The world outside is built for distraction. Everything in it rewards distance: scroll, skim, swipe, move on. But theater drags us back to slowness, to breath. It reminds us that attention itself is an act of care.
And maybe that’s what Love really is—not soft or sentimental, but active, messy, brave. The choice to look at what is and stay anyway.
The Return
So maybe that’s why we keep gathering. Not to fix the world, but to remember how to be in it.
Every night we practice: presence, attention, care. We rehearse what it means to look at each other without armor, to listen without needing to win, to Love without guarantee. It’s not escape. It’s endurance.
The world outside is still loud and fractured.
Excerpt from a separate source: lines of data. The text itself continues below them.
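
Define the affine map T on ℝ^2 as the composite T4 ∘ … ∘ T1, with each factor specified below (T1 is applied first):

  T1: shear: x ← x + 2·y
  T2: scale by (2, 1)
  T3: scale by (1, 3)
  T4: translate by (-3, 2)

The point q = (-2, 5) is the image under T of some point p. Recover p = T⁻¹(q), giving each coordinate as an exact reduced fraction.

p = (-3/2, 1)

T1 = [1 2 0; 0 1 0; 0 0 1]
T2·T1 = [2 4 0; 0 1 0; 0 0 1]
T3·…·T1 = [2 4 0; 0 3 0; 0 0 1]
T4·…·T1 = [2 4 -3; 0 3 2; 0 0 1]
det M = 6; M⁻¹ = [1/2 -2/3 17/6; 0 1/3 -2/3; 0 0 1]
M⁻¹ · (-2, 5)ᵀ = (-3/2, 1)ᵀ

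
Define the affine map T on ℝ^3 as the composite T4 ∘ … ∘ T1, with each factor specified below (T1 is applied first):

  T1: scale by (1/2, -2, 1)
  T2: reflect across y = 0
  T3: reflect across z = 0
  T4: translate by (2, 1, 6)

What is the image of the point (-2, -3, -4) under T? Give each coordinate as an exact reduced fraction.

T1 scale by (1/2, -2, 1): (-2, -3, -4) → (-1, 6, -4)
T2 reflect across y = 0: (-1, 6, -4) → (-1, -6, -4)
T3 reflect across z = 0: (-1, -6, -4) → (-1, -6, 4)
T4 translate by (2, 1, 6): (-1, -6, 4) → (1, -5, 10)

T(p) = (1, -5, 10)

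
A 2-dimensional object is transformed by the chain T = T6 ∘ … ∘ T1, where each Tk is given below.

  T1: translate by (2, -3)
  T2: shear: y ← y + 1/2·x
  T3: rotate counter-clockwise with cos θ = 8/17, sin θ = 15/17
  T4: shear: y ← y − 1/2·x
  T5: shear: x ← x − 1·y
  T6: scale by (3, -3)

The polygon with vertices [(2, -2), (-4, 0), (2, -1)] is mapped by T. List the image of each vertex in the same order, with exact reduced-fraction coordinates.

image vertices: (477/34, 15/34), (384/17, 252/17), (147/17, -39/17)

T1 translate by (2, -3): (2, -2) → (4, -5); (-4, 0) → (-2, -3); (2, -1) → (4, -4)
T2 shear: y ← y + 1/2·x: (4, -5) → (4, -3); (-2, -3) → (-2, -4); (4, -4) → (4, -2)
T3 rotate counter-clockwise with cos θ = 8/17, sin θ = 15/17: (4, -3) → (77/17, 36/17); (-2, -4) → (44/17, -62/17); (4, -2) → (62/17, 44/17)
T4 shear: y ← y − 1/2·x: (77/17, 36/17) → (77/17, -5/34); (44/17, -62/17) → (44/17, -84/17); (62/17, 44/17) → (62/17, 13/17)
T5 shear: x ← x − 1·y: (77/17, -5/34) → (159/34, -5/34); (44/17, -84/17) → (128/17, -84/17); (62/17, 13/17) → (49/17, 13/17)
T6 scale by (3, -3): (159/34, -5/34) → (477/34, 15/34); (128/17, -84/17) → (384/17, 252/17); (49/17, 13/17) → (147/17, -39/17)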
But in here, for a moment, we build a small version of what could be—a room full of people choosing to stay. And then, like everything else, it ends. The lights come up. We go home.
That’s the point. We do it again tomorrow, and the night after that, because faith—like theater—isn’t something you have. It’s something you do.
We keep showing up. We gather the wood, we light the fire, we tell the story, and then we put the fire out.
And for a few hours, we remember, again, what it feels like to be alive—together.
One last thing…
It’s the final week of previews for BEAU. Probably my last day of rehearsal for the year. Opening night is Monday.
This will be my third run of a show in 2025, which still feels wild to say. And if I’m honest, nothing about this season has been easy. I’ve been stretched—as an actor, a singer, a person. Spiritually. Emotionally. Physically. Financially.
Maybe that’s why this question keeps circling me. Because when the work gets hard and heavy, I need to remember what it’s all for.
Years ago, I learned about a concept that’s become part of my DNA. It’s at the heart of this piece. The idea that everything we say or do is an act of Love or fear. I’m not big on binaries, but this one is a helpful frame for me.
I try to use it every time I’m about to start a show, or a friend calls, or I step onto the subway. That even though I don’t have the power to solve world hunger or rewrite policy, I can still inch the collective heart of the world a little closer to the side of Love.
The moments are small—microscopic, even. And from far away, they don’t look like much. But they add up.
So if you’re feeling caught in the hurricane of the world, try to get present. Here and now. Ask yourself what you can do in this moment—and the next one—that’s on the side of Love instead of fear.
That’s what’s carrying me through lately. Maybe it can carry you, too.